Small difference but still significant?

Marvin85

Member
I hae sample size of 67 participants. They took a pre and post knowledge survey. The maximum score was 14 answers correct. I run a pair ttest. These are my results:

pre 9.3 SD 2.077207
post 9.8 SD 2.157419

p value; <0.05

I have to present this to a non technical audience. My supervisor ask me why is significant if the difference is very small. I tried to explain her say that it depends on the SD difference and sample size. But I didn't have a clear response. How can I explain her in simple terms. How can I interpret this small difference.

Thank you very much!
Marvin

BGM

TS Contributor
One possible way to explain your idea is to use visual aids - draw a normal pdf with mean different from 0, representing the sampling distribution of the difference.
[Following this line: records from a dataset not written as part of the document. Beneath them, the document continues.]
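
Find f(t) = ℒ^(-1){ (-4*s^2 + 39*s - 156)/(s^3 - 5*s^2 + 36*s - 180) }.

Factor the denominator: s^3 - 5*s^2 + 36*s - 180 = (s - 5)*(s^2 + 36).
Partial fraction decomposition gives [-1/(s - 5)] + [-3*s/(s^2 + 36)] + [24/(s^2 + 36)].
Invert each term: -1/(s - 5) ↔ -e^(5t); -3·s/(s^2 + 36) ↔ -3cos(6t); 4·6/(s^2 + 36) ↔ 4sin(6t).

f(t) = -exp(5*t) + 4*sin(6*t) - 3*cos(6*t)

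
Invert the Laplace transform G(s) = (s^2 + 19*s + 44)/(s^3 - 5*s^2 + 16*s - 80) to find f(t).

Factor the denominator: s^3 - 5*s^2 + 16*s - 80 = (s - 5)*(s^2 + 16).
Partial fraction decomposition gives [4/(s - 5)] + [-3*s/(s^2 + 16)] + [4/(s^2 + 16)].
Invert each term: 4/(s - 5) ↔ 4e^(5t); -3·s/(s^2 + 16) ↔ -3cos(4t); 1·4/(s^2 + 16) ↔ sin(4t).

f(t) = 4*exp(5*t) + sin(4*t) - 3*cos(4*t)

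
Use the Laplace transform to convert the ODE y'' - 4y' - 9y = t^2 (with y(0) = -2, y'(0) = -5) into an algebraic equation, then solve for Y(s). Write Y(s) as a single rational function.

Y(s) = (-2*s^4 + 3*s^3 + 2)/(s^5 - 4*s^4 - 9*s^3)

Take the Laplace transform of both sides.
The derivative rules (L{y''} = s^2 Y - s·y(0) - y'(0) and L{y'} = sY - y(0), with y(0) = -2, y'(0) = -5) turn the left side into (s^2 - 4*s - 9)Y - (-2*s + 3).
The right side is L{t^2} = 2/s^3.
So (s^2 - 4*s - 9)Y = 2/s^3 + (-2*s + 3).
Isolate Y and clear denominators.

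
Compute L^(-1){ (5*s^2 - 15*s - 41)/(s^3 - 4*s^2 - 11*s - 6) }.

Factor the denominator: s^3 - 4*s^2 - 11*s - 6 = (s - 6)*(s + 1)^2.
Partial fraction decomposition gives [4/(s + 1)] + [3/(s + 1)^2] + [1/(s - 6)].
Invert each term: 4/(s + 1) ↔ 4e^(-t); 3/(s + 1)^2 ↔ 3t·e^(-t); 1/(s - 6) ↔ e^(6t).

3*t*exp(-t) + exp(6*t) + 4*exp(-t)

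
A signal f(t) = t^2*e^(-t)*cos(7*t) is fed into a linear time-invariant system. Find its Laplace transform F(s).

F(s) = 2*(s + 1)*(s^2 + 2*s - 146)/(s^2 + 2*s + 50)^3

L{cos(7t)} = s/(s^2 + 49).
Multiplying by e^(-t) shifts s → s + 1, so L{e^(-t)*cos(7*t)} = (s + 1)/((s + 1)^2 + 49).
Then apply L{t^2·g(t)} = (-1)^2 d^2/ds^2[G(s)] with G(s) = (s + 1)/((s + 1)^2 + 49):
differentiating 2 times and applying the sign gives 2*(s + 1)*(s^2 + 2*s - 146)/(s^2 + 2*s + 50)^3.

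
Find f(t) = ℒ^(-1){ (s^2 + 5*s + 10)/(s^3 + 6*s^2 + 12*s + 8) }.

Factor the denominator: s^3 + 6*s^2 + 12*s + 8 = (s + 2)^3.
Partial fraction decomposition gives [1/(s + 2)] + [(s + 2)^(-2)] + [4/(s + 2)^3].
Invert each term: 1/(s + 2) ↔ e^(-2t); 1/(s + 2)^2 ↔ t·e^(-2t); 4/(s + 2)^3 ↔ (2)t^2·e^(-2t).

f(t) = 2*t^2*exp(-2*t) + t*exp(-2*t) + exp(-2*t)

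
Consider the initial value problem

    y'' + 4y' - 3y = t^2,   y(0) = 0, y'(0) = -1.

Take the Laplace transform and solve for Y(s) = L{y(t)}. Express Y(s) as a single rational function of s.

Apply the Laplace transform to the equation.
The derivative rules (L{y''} = s^2 Y - s·y(0) - y'(0) and L{y'} = sY - y(0), with y(0) = 0, y'(0) = -1) turn the left side into (s^2 + 4*s - 3)Y - (-1).
The right side is L{t^2} = 2/s^3.
So (s^2 + 4*s - 3)Y = 2/s^3 + (-1).
Isolate Y and clear denominators.

Y(s) = (-s^3 + 2)/(s^5 + 4*s^4 - 3*s^3)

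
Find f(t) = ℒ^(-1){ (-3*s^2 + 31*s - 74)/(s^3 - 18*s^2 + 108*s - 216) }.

f(t) = 2*t^2*exp(6*t) - 5*t*exp(6*t) - 3*exp(6*t)

Factor the denominator: s^3 - 18*s^2 + 108*s - 216 = (s - 6)^3.
Partial fraction decomposition gives [-3/(s - 6)] + [-5/(s - 6)^2] + [4/(s - 6)^3].
Invert each term: -3/(s - 6) ↔ -3e^(6t); -5/(s - 6)^2 ↔ -5t·e^(6t); 4/(s - 6)^3 ↔ (2)t^2·e^(6t).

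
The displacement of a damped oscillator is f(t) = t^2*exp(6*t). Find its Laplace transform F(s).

F(s) = 2/(s - 6)^3

L{e^(6t)} = 1/(s - 6).
Then apply L{t^2·g(t)} = (-1)^2 d^2/ds^2[G(s)] with G(s) = 1/(s - 6):
differentiating 2 times and applying the sign gives 2/(s - 6)^3.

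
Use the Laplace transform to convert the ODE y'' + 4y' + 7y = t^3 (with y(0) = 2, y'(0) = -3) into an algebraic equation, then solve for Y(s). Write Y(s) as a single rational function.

Y(s) = (2*s^5 + 5*s^4 + 6)/(s^6 + 4*s^5 + 7*s^4)

Transform both sides with L{·}.
The derivative rules (L{y''} = s^2 Y - s·y(0) - y'(0) and L{y'} = sY - y(0), with y(0) = 2, y'(0) = -3) turn the left side into (s^2 + 4*s + 7)Y - (2*s + 5).
The right side is L{t^3} = 6/s^4.
So (s^2 + 4*s + 7)Y = 6/s^4 + (2*s + 5).
Isolate Y and clear denominators.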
When the standard error is relatively small, the values are more concentrated around the mean, and thus the tail is smaller and we have a larger evidence to say that the means are different from 0 (although close), and vice versa.

Marvin85

Member
Thank you very much for you explanation. but how would you answer if a non technical person ask you: how comes it is significant if only increase 0.5 questions (half of a question) from pre to post?

Mean Joe

TS Contributor
One thing you could do, is change from 9.8 vs 9.3 (out of 14) to 70% vs 66%. The difference between a C- and a D. Not a great idea, just an idea.

Another thing you can do, is talk about how many answered (for example) 10+ questions in pre vs post.

Dason

Well you're doing a paired t-test so it makes sense to compute the actual differences for each observation. What does the histogram of the differences look like?

PeterFlom

New Member
You've not presented the right numbers for someone to judge properly; by giving the group means and sds for a paired t-test, you don't show what you are testing which is actually change Show the average difference and its sd.
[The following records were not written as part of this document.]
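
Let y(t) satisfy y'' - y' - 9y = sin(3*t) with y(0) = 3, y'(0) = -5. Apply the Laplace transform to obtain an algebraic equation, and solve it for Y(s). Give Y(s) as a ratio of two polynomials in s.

Y(s) = (3*s^3 - 8*s^2 + 27*s - 69)/(s^4 - s^3 - 9*s - 81)

Transform both sides with L{·}.
With L{y''} = s^2 Y - s·y(0) - y'(0) and L{y'} = sY - y(0), with y(0) = 3, y'(0) = -5: the LHS transforms to (s^2 - s - 9)Y - (3*s - 8).
The right side is L{sin(3*t)} = 3/(s^2 + 9).
So (s^2 - s - 9)Y = 3/(s^2 + 9) + (3*s - 8).
Divide through and combine into a single rational function.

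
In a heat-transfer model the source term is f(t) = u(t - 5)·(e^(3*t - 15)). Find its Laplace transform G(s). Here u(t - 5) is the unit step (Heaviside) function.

By the second shifting theorem, L{u(t - c)·g(t - c)} = e^(-cs)·H(s) with c = 5 and H(s) = L{g(t)}.
L{e^(3t)} = 1/(s - 3).

G(s) = exp(-5*s)/(s - 3)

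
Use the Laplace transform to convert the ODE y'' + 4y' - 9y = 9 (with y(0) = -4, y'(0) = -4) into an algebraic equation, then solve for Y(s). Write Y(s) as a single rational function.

Transform both sides with L{·}.
With L{y''} = s^2 Y - s·y(0) - y'(0) and L{y'} = sY - y(0), with y(0) = -4, y'(0) = -4: the LHS transforms to (s^2 + 4*s - 9)Y - (-4*s - 20).
The right side is L{9} = 9/s.
So (s^2 + 4*s - 9)Y = 9/s + (-4*s - 20).
Divide through and combine into a single rational function.

Y(s) = (-4*s^2 - 20*s + 9)/(s^3 + 4*s^2 - 9*s)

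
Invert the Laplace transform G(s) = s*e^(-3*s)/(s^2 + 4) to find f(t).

The factor e^(-3s) signals a time shift by c = 3 (second shifting theorem).
L{cos(2t)} = s/(s^2 + 4), so L^-1{s/(s^2 + 4)} = cos(2*t).
Hence the inverse is u(t - 3) times that function evaluated at t - 3.

f(t) = Heaviside(t - 3)*(cos(2*t - 6))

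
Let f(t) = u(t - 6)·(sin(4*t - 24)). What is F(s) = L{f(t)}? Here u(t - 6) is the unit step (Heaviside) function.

By the second shifting theorem, L{u(t - c)·g(t - c)} = e^(-cs)·G(s) with c = 6 and G(s) = L{g(t)}.
L{sin(4t)} = 4/(s^2 + 16).

F(s) = 4*exp(-6*s)/(s^2 + 16)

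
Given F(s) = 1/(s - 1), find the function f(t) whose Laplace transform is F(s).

f(t) = exp(t)

Since L{e^(t)} = 1/(s - 1), the inverse is e^(t).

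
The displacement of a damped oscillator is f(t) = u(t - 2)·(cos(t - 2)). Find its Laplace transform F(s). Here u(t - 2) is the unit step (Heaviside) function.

By the second shifting theorem, L{u(t - c)·g(t - c)} = e^(-cs)·G(s) with c = 2 and G(s) = L{g(t)}.
L{cos(t)} = s/(s^2 + 1).

F(s) = s*exp(-2*s)/(s^2 + 1)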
You can also create a graph showing the decline per person.

Marvin85

Member
Thank you very much to all. I will take all your suggestions and create a nice table to show this change and most importantly to answer the question "why is significant if it is a small change?" to an not technical audience. Sometimes explaining statistics to non-technical audiences can be challenging. Well, it is a skill that I am trying to develop. Thank you again!

bruin

Member
Correct me if I'm wrong, but it kind of sounds like you're looking for an explanation that is going to show your supervisor why the 0.5 difference is practically significant. If so, you won't find it, because statistical significance doesn't indicate practical significance.

I mean, a difference from 9.3 to 9.8 could very well have practical significance depending on the context, but the size of the p-value isn't what confers that practical significance.

Marvin85

Member
Hi Bruin,

thank s for explaining this new perspective. You are right one thing is statically significance and other practical significance. The questions arrive just becuase my a staff member ask but why it is statistically significant if it only increase very little? Also he ask just explain in simple word what does significant mean? why is this important for our social program? If you find a simple way to answer these question in this context, I would appreciate it. Thank you!

noetsi

No cake for spunky
I missed bruin's comment so this is a long winded development of their point.

One thing that has been stressed more in the literature is the fundamental difference between statistical difference and substantive difference. The former involves the classical p values and null hypothesis. What this is really testing is whether the results, the effect size is likely due to random error in measurement. For many years I believe there was tendency to assume if something was statistically signficant the effect size was substantively important (I hear this on my job all the time).

But that view has been challenged a lot recently. Just because an effect size is statistically signficant does not mean it matters in any meaningful way. If your test is powerful enough you can have very small effect sizes, say differences in means before and after, and they can stil result in very small p scores signifying statistical signficance.. Essentially everything is signficant statistically when you have enough power.

The key then is to make a decision that given this effect size, the difference in means here, is real does it really matter? And that is a a decision for SME not statisticians based on context, the nature of the phenomenon etc.

bruin

Member
Hi Bruin,

thank s for explaining this new perspective. You are right one thing is statically significance and other practical significance. The questions arrive just becuase my a staff member ask but why it is statistically significant if it only increase very little? Also he ask just explain in simple word what does significant mean? why is this important for our social program? If you find a simple way to answer these question in this context, I would appreciate it. Thank you!
Well, if I was the one having to answer this question, I'd probably do 2 things:

1. Explain that there's nothing in inferential statistics that is going to help us decide whether the difference is important for your social program. Only you guys can decide whether its a big enough difference to matter or to make whatever it was that you did to people to get that difference something that's worth continuing to invest in.

2. Calculate a confidence interval estimating the population mean difference, because in my experience confidence intervals are far more intuitive than p-values. If you look at the actual definition of a p-value, its kind of like the answer to a question that virtually no one would ever ask. Studies have found that misunderstandings about the meaning of a p-value abound even among applied researchers who regularly use hypothesis tests in their research.

SigmundFreud

New Member
My interpretation of the results would be that there is a significant difference but the effect size (presuming you have calculated Cohen's d) indicates that this difference is trivial. You could run a G power analyses to determine if the sample size (N = 67) was sufficient.